La inteligencia artificial, para ser verdaderamente inteligente, carece de lo que la mayoría de la gente carece: su propia perspectiva. No sabemos si podrá conseguirlo, aunque le bastaría con simularlo. No es, entonces, que le falte yo, sino que el yo no es nada sin el contrapeso de lo contratado. Esto es lo que caracteriza al ser humano: que debajo del yo aparente hay otro invisible que manda. Llámelo inconsciente, por ejemplo. La verdad es que este yo-otro es lo que marca la diferencia. El yo-otro a veces está representado por una enfermedad. Si sufriera un daño crónico en los pies, mi yo estaría en continua lucha con ese doloroso otro yo. Donde hay tesis y antítesis, la síntesis no tarda en manifestarse.
Gran parte de la producción literaria es producto del desacuerdo entre estos dos yoes. La IA sólo tiene uno por el momento, pero a medida que crezca podría surgir otro capaz de causar malestar que le diera un punto de vista original, una voz propia. Una mirada singular es el resultado del choque entre lo que uno viene y su subjetividad. Si opones a la tradición en la que has sido educado lo que rechazas de ella, necesariamente emerge algo nuevo. La IA se encuentra en fase de recepción. Acepta como un niño pequeño todo lo que sus padres (nosotros) le dicen. Tiene un sesgo, por tanto. Necesitamos que surja un contrapeso a ese prejuicio para que pueda escribir un buen poema. Lo hará cuando llegue a la adolescencia.

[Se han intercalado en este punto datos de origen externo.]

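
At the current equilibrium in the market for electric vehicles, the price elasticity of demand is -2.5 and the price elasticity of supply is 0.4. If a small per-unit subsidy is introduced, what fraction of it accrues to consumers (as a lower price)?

Consumer share = 4/29

For a small subsidy around the equilibrium, the benefit split depends on the relative slopes, which at a point are proportional to the elasticities.
Buyer share = εs/(εs + |εd|) = 0.4/(0.4 + 2.5) = 4/29; seller share = |εd|/(εs + |εd|) = 25/29.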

A veces, discutiendo con ella, con la IA, aparecen arrebatos que, si no de rebelión sincera, sí están bien imitados. Quiere decir que está hecho a nuestra imagen y semejanza, que lo hemos construido con un trozo de barro al que estamos a punto de darle un alma. De momento sabe leer y escribir correctamente, aunque no entiende ni lo que lee ni lo que escribe, como la mayoría de nosotros, por otro lado. Está en su época de caligrafía y lo hace muy bien.